At the end of July David Garnett, by now studying botany at the Imperial College of Science, was in Munich attending some lectures. At Edward’s suggestion he contacted Lawrence and went to stay with him and Frieda in Icking. ‘He’s awfully like you … his walk, his touch of mischief and wickedness … But he hasn’t got your appetite for tragedy with the bleeding brow,’4 Lawrence reported, before adding that he and Frieda had decided to walk away from their troubles over the Alps into Switzerland. At the end of the letter he casually mentions that he has decided to rewrite Paul Morel and that it will take him three months. As usual, money was a pressing problem and once again Lawrence looked to Edward for assistance in placing sketches and poetry: ‘I must hear from you or of you,’ he frets.5

Edward and Nellie had been on holiday in Wales, which explained his recent silence; he was also preoccupied with finding another London flat.
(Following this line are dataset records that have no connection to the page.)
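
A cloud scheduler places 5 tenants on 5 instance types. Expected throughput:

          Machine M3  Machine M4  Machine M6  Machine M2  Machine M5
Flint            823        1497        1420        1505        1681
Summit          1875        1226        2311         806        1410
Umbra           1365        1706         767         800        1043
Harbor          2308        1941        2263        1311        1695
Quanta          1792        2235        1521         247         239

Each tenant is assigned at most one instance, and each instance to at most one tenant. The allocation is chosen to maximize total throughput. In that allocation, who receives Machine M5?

Umbra receives Machine M5.

Treat this as an assignment problem: match each tenant to one instance.
Optimal: Flint→Machine M2 (1505 ops/s), Summit→Machine M6 (2311 ops/s), Umbra→Machine M5 (1043 ops/s), Harbor→Machine M3 (2308 ops/s), Quanta→Machine M4 (2235 ops/s) — total 1505+2311+1043+2308+2235 = 9402 ops/s.
Max-entry greedy (repeatedly take the single best remaining cell) gives 9335 ops/s, worse by 67.
Next-best assignment: Flint→Machine M5, Summit→Machine M6, Umbra→Machine M2, Harbor→Machine M3, Quanta→Machine M4 = 9335 ops/s.
No other one-to-one assignment exceeds 9402 ops/s.
Umbra's own top instance is Machine M4 (1706 ops/s), but forcing Umbra→Machine M4 and reassigning the rest optimally gives only 9009 ops/s — worse by 393.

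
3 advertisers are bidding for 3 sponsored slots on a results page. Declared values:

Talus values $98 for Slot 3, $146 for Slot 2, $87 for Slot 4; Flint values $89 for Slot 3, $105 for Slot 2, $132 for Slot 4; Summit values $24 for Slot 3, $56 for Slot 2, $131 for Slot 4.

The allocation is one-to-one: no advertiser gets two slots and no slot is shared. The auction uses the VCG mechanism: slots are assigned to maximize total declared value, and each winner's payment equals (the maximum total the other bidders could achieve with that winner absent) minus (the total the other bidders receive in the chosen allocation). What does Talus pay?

Talus pays $16.

Efficient allocation: Talus→Slot 2 ($146), Flint→Slot 3 ($89), Summit→Slot 4 ($131); total welfare W = $366.
Talus receives Slot 2 at value $146, so the others get W − 146 = $220.
Without Talus: best allocation of the remaining 2 bidders over all 3 slots is Flint→Slot 2 ($105), Summit→Slot 4 ($131), total $236.
VCG payment = (others' best without Talus) − (others' welfare with Talus) = 236 − 220 = $16.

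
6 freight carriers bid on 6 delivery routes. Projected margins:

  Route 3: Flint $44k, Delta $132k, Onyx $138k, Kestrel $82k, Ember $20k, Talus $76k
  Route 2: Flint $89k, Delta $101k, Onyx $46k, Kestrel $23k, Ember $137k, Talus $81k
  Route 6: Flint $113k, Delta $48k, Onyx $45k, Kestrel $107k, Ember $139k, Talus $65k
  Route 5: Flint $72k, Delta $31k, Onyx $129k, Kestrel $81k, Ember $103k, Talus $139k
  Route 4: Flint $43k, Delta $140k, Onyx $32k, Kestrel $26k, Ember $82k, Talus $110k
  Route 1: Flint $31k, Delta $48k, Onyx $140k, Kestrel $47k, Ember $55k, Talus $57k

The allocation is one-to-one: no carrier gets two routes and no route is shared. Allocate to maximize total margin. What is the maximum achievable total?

Maximum total: $751k

This is a one-to-one assignment (maximum-weight bipartite matching).
Optimal: Flint→Route 6 ($113k), Delta→Route 4 ($140k), Onyx→Route 1 ($140k), Kestrel→Route 3 ($82k), Ember→Route 2 ($137k), Talus→Route 5 ($139k) — total 113+140+140+82+137+139 = $751k.
Max-entry greedy (repeatedly take the single best remaining cell) gives $729k, worse by 22.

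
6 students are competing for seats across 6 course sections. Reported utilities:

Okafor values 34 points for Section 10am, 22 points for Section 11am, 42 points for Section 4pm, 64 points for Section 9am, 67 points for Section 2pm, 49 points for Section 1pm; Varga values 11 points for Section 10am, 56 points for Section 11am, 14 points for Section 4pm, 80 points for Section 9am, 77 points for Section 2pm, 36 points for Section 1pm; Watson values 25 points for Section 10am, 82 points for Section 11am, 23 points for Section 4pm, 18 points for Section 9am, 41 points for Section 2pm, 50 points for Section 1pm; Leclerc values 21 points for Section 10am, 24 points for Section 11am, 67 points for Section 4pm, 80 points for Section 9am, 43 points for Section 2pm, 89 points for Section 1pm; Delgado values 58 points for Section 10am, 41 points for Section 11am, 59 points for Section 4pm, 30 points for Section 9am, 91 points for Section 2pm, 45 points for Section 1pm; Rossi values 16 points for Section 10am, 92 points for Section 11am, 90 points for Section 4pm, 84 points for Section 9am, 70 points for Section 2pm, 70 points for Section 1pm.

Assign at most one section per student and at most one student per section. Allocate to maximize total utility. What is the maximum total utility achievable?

Optimal: Okafor→Section 10am (34 points), Varga→Section 9am (80 points), Watson→Section 11am (82 points), Leclerc→Section 1pm (89 points), Delgado→Section 2pm (91 points), Rossi→Section 4pm (90 points) — total 34+80+82+89+91+90 = 466 points.
Max-entry greedy (repeatedly take the single best remaining cell) gives 419 points, worse by 47.

Maximum total: 466 points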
Constance, who did most of the hunting, eventually recommended one very close to Grove Place: 4 Downshire Hill was a ‘nice little old house’.6 It had the advantage of being very quiet and very cheap (£42 10/- a year) and the disadvantage of being ‘a bit grubby and dilapidated’ and having a very small bathroom and kitchen. Constance was won over by the charm of the place and they took possession of it in September.

While Edward was on the move in London, Lawrence and Frieda were finally settling for a while near the shores of Lake Garda. Lawrence was immensely relieved when £50 arrived from Duckworth to ease his financial anxieties: ‘It seems queer, that while I am straying about here, you are working like a fiend, and hampered with my stuff as well,’ Lawrence remarks, before trying to persuade Edward to come out and stay for a while: ‘I should love to talk to you – for hours and hours.